A tar file was originally designed as a "tape archive". So it's a sequential file that contains file name, file length, file data for the first file, then the same thing for the second file, for the third file, and so on. It means that when a tape is written, you have a high data integrity even on a device that doesn't have random access facilities, as there's no need to store statistics about a file once it's been added, nor to look them up right at the start or end of writing the file which may - on a multiuser system - have changed. But it does mean that if you want to read back something from a "tar" file you have to look at each header block in turn until you find what you need.

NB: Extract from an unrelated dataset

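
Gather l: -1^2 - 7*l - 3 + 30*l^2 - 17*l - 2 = 30*l^2 - 24*l - 6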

By contrast, a jar file [same format as zip] contains all the data at the start of the jar, then an index of where each object starts and ends at the end of the file. Which means you can very quickly read the list of contents ("Manifest") and jump to what you need even in a huge file - but it does require random access.
You may ask why the list of contents for a jar is at the end. That's so that a jar file can be updated / have things added to it without having to rewrite the whole file - adding a new file is as simple as reading the old manifest, adding the new file's data starting where the manifest used to start, and then writing an updated manifest.